Capsules mature summer-spring. Bare soil in old fields, drying ponds, moist or swampy woods, banks of streams; low to moderate elevations (0-1000 m); B.C., N.S., Que.; Conn., Fla., Ga., Ill., Iowa, Ky., La., Maine, Md., Mich., Miss., N.J., N.Y., N.C., Ohio, Pa., S.C., Tenn., Va., W.Va.; West Indies (Puerto Rico, Virgin Islands); Central America (Panama); South America (Brazil); Europe; Asia (China, Japan, Korea, Tibet); Africa (Zimbabwe); Pacific Islands (New Zealand).

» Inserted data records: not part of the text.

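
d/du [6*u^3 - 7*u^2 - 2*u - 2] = 18*u^2 - 14*u - 2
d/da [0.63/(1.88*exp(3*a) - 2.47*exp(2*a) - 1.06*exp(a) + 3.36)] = (-3.5532*exp(2*a) + 3.1122*exp(a) + 0.6678)*exp(a)/(1.88*exp(3*a) - 2.47*exp(2*a) - 1.06*exp(a) + 3.36)^2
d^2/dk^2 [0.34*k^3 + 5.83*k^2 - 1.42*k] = 2.04*k + 11.66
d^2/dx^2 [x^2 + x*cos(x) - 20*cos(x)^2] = -x*cos(x) - 80*sin(x)^2 - 2*sin(x) + 42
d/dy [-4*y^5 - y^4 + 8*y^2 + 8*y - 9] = -20*y^4 - 4*y^3 + 16*y + 8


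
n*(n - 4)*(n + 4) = n^3 - 16*n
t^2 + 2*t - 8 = (t - 2)*(t + 4)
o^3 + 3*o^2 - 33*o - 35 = (o - 5)*(o + 1)*(o + 7)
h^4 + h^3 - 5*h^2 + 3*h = h*(h - 1)^2*(h + 3)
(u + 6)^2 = u^2 + 12*u + 36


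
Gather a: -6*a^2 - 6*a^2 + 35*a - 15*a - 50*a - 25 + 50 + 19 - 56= -12*a^2 - 30*a - 12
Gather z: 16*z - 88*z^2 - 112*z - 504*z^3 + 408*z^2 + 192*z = -504*z^3 + 320*z^2 + 96*z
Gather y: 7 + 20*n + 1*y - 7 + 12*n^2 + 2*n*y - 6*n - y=12*n^2 + 2*n*y + 14*n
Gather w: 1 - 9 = -8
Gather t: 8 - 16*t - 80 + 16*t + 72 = 0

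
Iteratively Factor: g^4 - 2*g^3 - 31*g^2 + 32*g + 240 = (g - 5)*(g^3 + 3*g^2 - 16*g - 48) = (g - 5)*(g + 3)*(g^2 - 16) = (g - 5)*(g + 3)*(g + 4)*(g - 4)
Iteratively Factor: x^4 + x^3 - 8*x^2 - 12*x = (x + 2)*(x^3 - x^2 - 6*x) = x*(x + 2)*(x^2 - x - 6) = x*(x - 3)*(x + 2)*(x + 2)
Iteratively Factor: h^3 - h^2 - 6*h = (h + 2)*(h^2 - 3*h) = (h - 3)*(h + 2)*(h)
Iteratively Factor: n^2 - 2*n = (n - 2)*(n)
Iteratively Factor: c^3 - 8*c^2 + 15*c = (c - 3)*(c^2 - 5*c) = (c - 5)*(c - 3)*(c)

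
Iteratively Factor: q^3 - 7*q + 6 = (q - 1)*(q^2 + q - 6) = (q - 1)*(q + 3)*(q - 2)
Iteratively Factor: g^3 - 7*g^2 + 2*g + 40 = (g - 4)*(g^2 - 3*g - 10) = (g - 5)*(g - 4)*(g + 2)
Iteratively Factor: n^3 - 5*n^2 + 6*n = (n - 2)*(n^2 - 3*n) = n*(n - 2)*(n - 3)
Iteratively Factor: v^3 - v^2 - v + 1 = (v - 1)*(v^2 - 1) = (v - 1)^2*(v + 1)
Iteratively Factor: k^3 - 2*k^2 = (k - 2)*(k^2) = k*(k - 2)*(k)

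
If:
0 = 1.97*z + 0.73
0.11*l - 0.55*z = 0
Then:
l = -1.85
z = -0.37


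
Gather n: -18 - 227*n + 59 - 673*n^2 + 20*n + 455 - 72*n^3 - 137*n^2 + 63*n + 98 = -72*n^3 - 810*n^2 - 144*n + 594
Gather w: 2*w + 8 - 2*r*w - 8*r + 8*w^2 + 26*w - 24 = -8*r + 8*w^2 + w*(28 - 2*r) - 16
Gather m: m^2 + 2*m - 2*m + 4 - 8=m^2 - 4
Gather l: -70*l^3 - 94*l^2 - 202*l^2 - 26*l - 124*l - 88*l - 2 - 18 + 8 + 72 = -70*l^3 - 296*l^2 - 238*l + 60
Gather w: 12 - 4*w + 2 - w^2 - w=-w^2 - 5*w + 14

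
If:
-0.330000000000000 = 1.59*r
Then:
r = -0.21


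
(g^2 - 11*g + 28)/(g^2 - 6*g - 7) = (g - 4)/(g + 1)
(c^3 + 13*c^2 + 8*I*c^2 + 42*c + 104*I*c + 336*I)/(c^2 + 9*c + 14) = (c^2 + c*(6 + 8*I) + 48*I)/(c + 2)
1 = 1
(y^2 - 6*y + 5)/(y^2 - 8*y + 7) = (y - 5)/(y - 7)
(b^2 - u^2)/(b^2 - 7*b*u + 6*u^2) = (-b - u)/(-b + 6*u)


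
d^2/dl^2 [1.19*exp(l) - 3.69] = 1.19*exp(l)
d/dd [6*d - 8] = 6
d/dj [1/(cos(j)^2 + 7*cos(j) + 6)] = (2*cos(j) + 7)*sin(j)/(cos(j)^2 + 7*cos(j) + 6)^2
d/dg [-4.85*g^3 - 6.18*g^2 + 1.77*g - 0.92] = -14.55*g^2 - 12.36*g + 1.77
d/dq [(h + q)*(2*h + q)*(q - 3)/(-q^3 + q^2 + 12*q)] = (q*(-q^2 + q + 12)*((h + q)*(2*h + q) + (h + q)*(q - 3) + (2*h + q)*(q - 3)) - (h + q)*(2*h + q)*(q - 3)*(-3*q^2 + 2*q + 12))/(q^2*(-q^2 + q + 12)^2)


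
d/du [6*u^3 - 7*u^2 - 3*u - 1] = 18*u^2 - 14*u - 3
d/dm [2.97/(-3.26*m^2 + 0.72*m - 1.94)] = (19.3644*m - 2.1384)/(3.26*m^2 - 0.72*m + 1.94)^2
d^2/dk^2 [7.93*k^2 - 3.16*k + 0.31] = 15.8600000000000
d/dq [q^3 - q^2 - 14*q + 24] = 3*q^2 - 2*q - 14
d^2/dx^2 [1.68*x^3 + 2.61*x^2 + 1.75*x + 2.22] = 10.08*x + 5.22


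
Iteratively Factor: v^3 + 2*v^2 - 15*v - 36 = (v - 4)*(v^2 + 6*v + 9) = (v - 4)*(v + 3)*(v + 3)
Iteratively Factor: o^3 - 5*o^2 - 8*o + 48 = (o - 4)*(o^2 - o - 12) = (o - 4)*(o + 3)*(o - 4)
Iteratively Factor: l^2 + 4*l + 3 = (l + 1)*(l + 3)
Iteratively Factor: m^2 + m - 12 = (m + 4)*(m - 3)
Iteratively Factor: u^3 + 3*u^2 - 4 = (u + 2)*(u^2 + u - 2) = (u - 1)*(u + 2)*(u + 2)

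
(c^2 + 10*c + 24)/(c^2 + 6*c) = (c + 4)/c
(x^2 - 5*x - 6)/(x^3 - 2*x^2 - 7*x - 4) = (x - 6)/(x^2 - 3*x - 4)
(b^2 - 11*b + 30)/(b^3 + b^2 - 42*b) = (b - 5)/(b*(b + 7))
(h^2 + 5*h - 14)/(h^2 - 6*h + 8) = (h + 7)/(h - 4)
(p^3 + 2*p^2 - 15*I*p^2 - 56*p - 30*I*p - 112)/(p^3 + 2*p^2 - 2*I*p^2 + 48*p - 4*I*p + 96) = (p - 7*I)/(p + 6*I)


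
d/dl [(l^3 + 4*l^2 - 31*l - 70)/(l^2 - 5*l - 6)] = (l^4 - 10*l^3 - 7*l^2 + 92*l - 164)/(l^4 - 10*l^3 + 13*l^2 + 60*l + 36)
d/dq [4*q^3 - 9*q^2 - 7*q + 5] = 12*q^2 - 18*q - 7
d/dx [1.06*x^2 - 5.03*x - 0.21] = 2.12*x - 5.03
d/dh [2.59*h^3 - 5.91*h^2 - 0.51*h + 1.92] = 7.77*h^2 - 11.82*h - 0.51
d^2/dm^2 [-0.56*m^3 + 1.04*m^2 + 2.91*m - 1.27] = 2.08 - 3.36*m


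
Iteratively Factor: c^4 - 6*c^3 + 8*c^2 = (c)*(c^3 - 6*c^2 + 8*c) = c*(c - 2)*(c^2 - 4*c) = c*(c - 4)*(c - 2)*(c)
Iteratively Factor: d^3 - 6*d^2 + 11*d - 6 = (d - 2)*(d^2 - 4*d + 3) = (d - 3)*(d - 2)*(d - 1)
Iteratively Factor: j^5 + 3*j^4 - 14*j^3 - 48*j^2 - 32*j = (j + 1)*(j^4 + 2*j^3 - 16*j^2 - 32*j) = (j + 1)*(j + 2)*(j^3 - 16*j) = (j - 4)*(j + 1)*(j + 2)*(j^2 + 4*j) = j*(j - 4)*(j + 1)*(j + 2)*(j + 4)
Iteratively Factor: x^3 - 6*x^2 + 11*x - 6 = (x - 1)*(x^2 - 5*x + 6) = (x - 3)*(x - 1)*(x - 2)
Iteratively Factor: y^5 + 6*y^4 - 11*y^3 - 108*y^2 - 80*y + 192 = (y - 4)*(y^4 + 10*y^3 + 29*y^2 + 8*y - 48) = (y - 4)*(y + 4)*(y^3 + 6*y^2 + 5*y - 12) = (y - 4)*(y - 1)*(y + 4)*(y^2 + 7*y + 12) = (y - 4)*(y - 1)*(y + 3)*(y + 4)*(y + 4)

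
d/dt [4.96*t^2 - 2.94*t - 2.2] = 9.92*t - 2.94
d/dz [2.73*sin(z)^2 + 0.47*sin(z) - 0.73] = (5.46*sin(z) + 0.47)*cos(z)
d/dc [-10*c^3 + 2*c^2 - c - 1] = -30*c^2 + 4*c - 1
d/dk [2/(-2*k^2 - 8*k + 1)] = 8*(k + 2)/(2*k^2 + 8*k - 1)^2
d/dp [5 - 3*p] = -3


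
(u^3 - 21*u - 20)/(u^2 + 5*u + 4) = u - 5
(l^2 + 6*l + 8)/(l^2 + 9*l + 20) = (l + 2)/(l + 5)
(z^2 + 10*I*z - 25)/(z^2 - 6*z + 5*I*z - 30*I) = (z + 5*I)/(z - 6)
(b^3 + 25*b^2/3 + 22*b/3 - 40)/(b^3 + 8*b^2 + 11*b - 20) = (b^2 + 13*b/3 - 10)/(b^2 + 4*b - 5)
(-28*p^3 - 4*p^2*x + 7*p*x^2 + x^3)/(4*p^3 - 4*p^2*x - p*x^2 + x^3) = (7*p + x)/(-p + x)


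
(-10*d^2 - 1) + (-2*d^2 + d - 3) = -12*d^2 + d - 4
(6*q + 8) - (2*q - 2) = 4*q + 10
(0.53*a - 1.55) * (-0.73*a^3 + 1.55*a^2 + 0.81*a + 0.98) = -0.3869*a^4 + 1.953*a^3 - 1.9732*a^2 - 0.7361*a - 1.519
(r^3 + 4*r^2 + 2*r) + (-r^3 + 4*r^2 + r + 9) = 8*r^2 + 3*r + 9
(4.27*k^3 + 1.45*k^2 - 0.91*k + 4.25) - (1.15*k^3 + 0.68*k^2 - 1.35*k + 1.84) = 3.12*k^3 + 0.77*k^2 + 0.44*k + 2.41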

Many specimens of Micromitrium tenerum include plants with leaves in which two or three cells in a double layer can be found in a median position, just distal to the middle of the leaf. The walls are not differentiated in any way, and their presence does not suggest even a meager costa. As in M. synoicum and M. megalosporum, mature capsules of M. tenerum may persist after the leaves have eroded away. Micromitrium synoicum and M. tenerum are remarkably similar, but are distinguished by stem length and leaf size and shape. Micromitrium tenerum is stemless or has very short stems, and M. synoicum has distinct stems. The somewhat longer leaves of M. tenerum have plane margins that may be almost entire but are usually serrulate distally, while the leaves of M. synoicum are commonly incurved distal to the middle with almost invariably entire margins.